「コーヒーミル頭の男」- 03

 翌日から突然、驚くほど客足が増え始めた。昼に店を開けた直後から客が出入りし、これまでにない忙しさに私自身も驚いていた。少女は日が昇るとふらりと店を出て、何処かへ出かけていく。だが昼になると、決まって戻ってきて接客を手伝い始める。客が落ち着いて店が静かになると、また夕方までふらりと姿を消す。何か特別な用があるわけでもなさそうだが、気ままなその行動に私はただ見送るばかりだった。

 ある日の夕食時、私は少女に尋ねた。
「お前が来てからやたらと客足が増えたんだが、どういうことだ?」
手を止めずに食事を進めながらそう聞くと、少女はいたずらっぽく微笑んで答えた。
「そりゃあ、”これまでに飲んだことのないような美味いコーヒーを淹れる男がいる”って宣伝して回ってるんだ。実際、君の淹れるコーヒーは絶品だからな。もっと自信を持っていい。」
その言葉を聞いた瞬間、驚きと共に少し気恥ずかしい感情が胸に広がった。

 褒められることに慣れていないせいか、つい顔が熱くなったが、心の中ではどこか嬉しい気持ちも湧いてきた。思えば、誰かとこうして食卓を囲むのは、久しぶりのことだ。忘れかけていた温もりが、胸の中にじんわりと広がっていくのを感じた。

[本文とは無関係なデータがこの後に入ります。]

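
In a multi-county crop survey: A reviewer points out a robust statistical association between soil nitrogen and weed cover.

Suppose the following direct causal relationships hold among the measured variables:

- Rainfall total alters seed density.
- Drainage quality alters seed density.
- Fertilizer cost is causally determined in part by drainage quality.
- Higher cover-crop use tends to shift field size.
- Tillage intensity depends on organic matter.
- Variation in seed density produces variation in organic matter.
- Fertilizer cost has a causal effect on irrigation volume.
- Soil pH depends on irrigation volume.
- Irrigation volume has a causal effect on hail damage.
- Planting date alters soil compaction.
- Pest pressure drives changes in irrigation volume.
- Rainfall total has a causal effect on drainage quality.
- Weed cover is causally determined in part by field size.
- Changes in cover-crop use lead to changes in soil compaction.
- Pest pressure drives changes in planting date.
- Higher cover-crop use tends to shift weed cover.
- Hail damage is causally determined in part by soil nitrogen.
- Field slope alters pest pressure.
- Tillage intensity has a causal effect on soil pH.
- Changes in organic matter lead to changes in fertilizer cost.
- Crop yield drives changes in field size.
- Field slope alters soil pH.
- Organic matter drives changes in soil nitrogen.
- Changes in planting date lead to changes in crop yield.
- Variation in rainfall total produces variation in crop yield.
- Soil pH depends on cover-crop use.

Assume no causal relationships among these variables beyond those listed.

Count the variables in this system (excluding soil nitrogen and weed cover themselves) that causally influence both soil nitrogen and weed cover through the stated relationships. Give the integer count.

The common causes are: rainfall total (to soil nitrogen via rainfall total → seed density → organic matter → soil nitrogen; to weed cover via rainfall total → crop yield → field size → weed cover).
Every other variable lacks a causal path to at least one of soil nitrogen and weed cover.

1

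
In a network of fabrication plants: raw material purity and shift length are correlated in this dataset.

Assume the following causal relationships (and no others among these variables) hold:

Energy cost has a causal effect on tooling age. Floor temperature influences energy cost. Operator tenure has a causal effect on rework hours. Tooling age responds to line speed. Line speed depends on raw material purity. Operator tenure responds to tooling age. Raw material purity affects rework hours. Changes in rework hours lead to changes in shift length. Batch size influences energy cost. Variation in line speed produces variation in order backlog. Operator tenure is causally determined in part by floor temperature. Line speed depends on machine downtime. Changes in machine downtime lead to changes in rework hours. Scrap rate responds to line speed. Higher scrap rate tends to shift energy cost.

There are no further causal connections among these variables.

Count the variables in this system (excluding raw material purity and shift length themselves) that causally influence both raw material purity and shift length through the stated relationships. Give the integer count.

No listed variable has a causal path to both raw material purity and shift length, so there are no common causes.

0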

 ある日、いつものように店を開けていると、例の新しい担当医がやってきた。彼女は医師でありながら白衣など着ているわけではなく、普通の一般人のようなカジュアルな服装をしていた。病院からわざわざ出張してきたのだという。車から降り立つと、私に気づいた彼女は丁寧にお辞儀をし、柔らかな笑顔を見せた。その姿は、これまでの担当医たちとはどこか違っていて、初対面にもかかわらず親しみやすさを感じさせるものだった。

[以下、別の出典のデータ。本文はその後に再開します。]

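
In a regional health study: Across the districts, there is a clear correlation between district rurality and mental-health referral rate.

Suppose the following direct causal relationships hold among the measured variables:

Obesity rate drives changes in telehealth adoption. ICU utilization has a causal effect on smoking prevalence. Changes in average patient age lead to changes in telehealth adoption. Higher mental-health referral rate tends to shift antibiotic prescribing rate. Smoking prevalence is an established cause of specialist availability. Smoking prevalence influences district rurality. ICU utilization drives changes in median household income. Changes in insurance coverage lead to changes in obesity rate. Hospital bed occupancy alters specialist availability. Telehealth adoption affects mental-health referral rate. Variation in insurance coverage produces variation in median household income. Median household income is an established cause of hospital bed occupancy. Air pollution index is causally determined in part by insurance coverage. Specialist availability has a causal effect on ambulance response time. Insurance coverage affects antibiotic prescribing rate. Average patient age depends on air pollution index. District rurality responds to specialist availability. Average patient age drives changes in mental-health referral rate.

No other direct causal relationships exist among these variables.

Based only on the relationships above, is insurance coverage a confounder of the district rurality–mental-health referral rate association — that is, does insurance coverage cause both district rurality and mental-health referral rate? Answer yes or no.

Insurance coverage has a causal path to district rurality (insurance coverage → median household income → hospital bed occupancy → specialist availability → district rurality) and to mental-health referral rate (insurance coverage → obesity rate → telehealth adoption → mental-health referral rate), so it is a common cause of both — a confounder.

yes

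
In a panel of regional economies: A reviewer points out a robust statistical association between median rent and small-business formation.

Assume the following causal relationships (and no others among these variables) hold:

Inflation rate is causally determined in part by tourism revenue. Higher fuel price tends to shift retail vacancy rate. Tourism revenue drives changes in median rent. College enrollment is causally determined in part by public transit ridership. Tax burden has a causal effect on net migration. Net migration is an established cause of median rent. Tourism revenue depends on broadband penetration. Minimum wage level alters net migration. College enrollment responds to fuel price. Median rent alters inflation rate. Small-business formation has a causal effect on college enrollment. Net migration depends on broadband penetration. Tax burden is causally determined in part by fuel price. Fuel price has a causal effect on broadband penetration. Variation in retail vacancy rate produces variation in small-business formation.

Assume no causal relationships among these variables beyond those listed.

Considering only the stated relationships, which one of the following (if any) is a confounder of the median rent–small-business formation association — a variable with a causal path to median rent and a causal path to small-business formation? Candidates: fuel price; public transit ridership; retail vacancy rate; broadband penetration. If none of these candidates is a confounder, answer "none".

fuel price

Fuel price causes median rent (fuel price → tax burden → net migration → median rent) and also causes small-business formation (fuel price → retail vacancy rate → small-business formation); it is a common cause of both.
Each of the other candidates lacks a causal path to at least one of median rent and small-business formation, so they do not confound the relationship.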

 医師とは短い会話を交わした。特に深刻な話もなく非常にあっさりとしたもので、私は彼女の話に適当に相槌を打つだけだった。やがて、医師は少し肩を落としながら息を吐き、
「病状も落ち着いているようですし、今のところは薬を飲みながら経過観察で充分でしょう。また何かあったらご連絡ください。」
と穏やかに告げ、机の上に数ヶ月分の薬を置いていった。その動作も流れるようにスムーズで、慣れた手つきだった。

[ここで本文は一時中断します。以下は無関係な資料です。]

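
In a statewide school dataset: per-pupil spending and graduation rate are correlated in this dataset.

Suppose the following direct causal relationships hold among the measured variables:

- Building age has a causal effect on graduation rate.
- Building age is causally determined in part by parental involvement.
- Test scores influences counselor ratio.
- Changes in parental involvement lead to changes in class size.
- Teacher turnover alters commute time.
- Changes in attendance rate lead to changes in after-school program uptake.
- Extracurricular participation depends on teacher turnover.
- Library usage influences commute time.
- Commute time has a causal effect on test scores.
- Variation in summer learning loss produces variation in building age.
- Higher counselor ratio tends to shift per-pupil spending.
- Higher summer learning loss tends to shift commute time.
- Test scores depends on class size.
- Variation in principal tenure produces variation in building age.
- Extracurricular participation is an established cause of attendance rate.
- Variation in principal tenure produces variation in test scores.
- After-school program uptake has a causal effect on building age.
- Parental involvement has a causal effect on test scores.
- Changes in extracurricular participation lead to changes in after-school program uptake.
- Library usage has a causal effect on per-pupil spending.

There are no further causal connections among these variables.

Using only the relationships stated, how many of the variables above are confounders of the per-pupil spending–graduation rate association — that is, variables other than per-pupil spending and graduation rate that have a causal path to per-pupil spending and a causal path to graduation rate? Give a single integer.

4

The common causes are: parental involvement (to per-pupil spending via parental involvement → test scores → counselor ratio → per-pupil spending; to graduation rate via parental involvement → building age → graduation rate); principal tenure (to per-pupil spending via principal tenure → test scores → counselor ratio → per-pupil spending; to graduation rate via principal tenure → building age → graduation rate); summer learning loss (to per-pupil spending via summer learning loss → commute time → test scores → counselor ratio → per-pupil spending; to graduation rate via summer learning loss → building age → graduation rate); teacher turnover (to per-pupil spending via teacher turnover → commute time → test scores → counselor ratio → per-pupil spending; to graduation rate via teacher turnover → extracurricular participation → after-school program uptake → building age → graduation rate).
Every other variable lacks a causal path to at least one of per-pupil spending and graduation rate.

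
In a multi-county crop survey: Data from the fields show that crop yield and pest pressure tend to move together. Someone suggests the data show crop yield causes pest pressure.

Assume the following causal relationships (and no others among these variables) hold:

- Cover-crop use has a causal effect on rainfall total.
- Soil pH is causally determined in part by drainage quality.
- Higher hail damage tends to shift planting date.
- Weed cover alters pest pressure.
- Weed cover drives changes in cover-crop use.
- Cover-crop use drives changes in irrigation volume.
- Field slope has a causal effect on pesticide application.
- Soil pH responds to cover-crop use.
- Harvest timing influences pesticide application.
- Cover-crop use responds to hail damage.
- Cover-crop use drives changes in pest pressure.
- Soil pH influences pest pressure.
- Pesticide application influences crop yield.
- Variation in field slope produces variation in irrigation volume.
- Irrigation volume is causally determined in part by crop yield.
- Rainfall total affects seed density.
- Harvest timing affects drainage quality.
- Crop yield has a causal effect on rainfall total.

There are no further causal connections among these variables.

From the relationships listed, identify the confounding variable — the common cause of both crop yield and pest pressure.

harvest timing

Harvest timing has a causal path to crop yield (harvest timing → pesticide application → crop yield) and a separate causal path to pest pressure (harvest timing → drainage quality → soil pH → pest pressure), so it is a common cause of both.
No stated relationship gives crop yield a causal route to pest pressure, so the correlation is explained by the shared upstream cause rather than a direct effect.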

 医師を見送りながら、ふと疑問が頭をよぎった。自分は一体、何の病を患っているのだろう?これまで具体的な病名が告げられたことはなかったし、今日の会話を振り返っても特に異常があるわけではないようだ。薬のことや診察のことは当然のように進んでいるのに、その根本がどうしても分からない。青空が広がる今日も、まるでいつもの日常の延長に過ぎないように見える。私はそんな疑問を抱えたまま、ゆっくりと店内に戻っていった。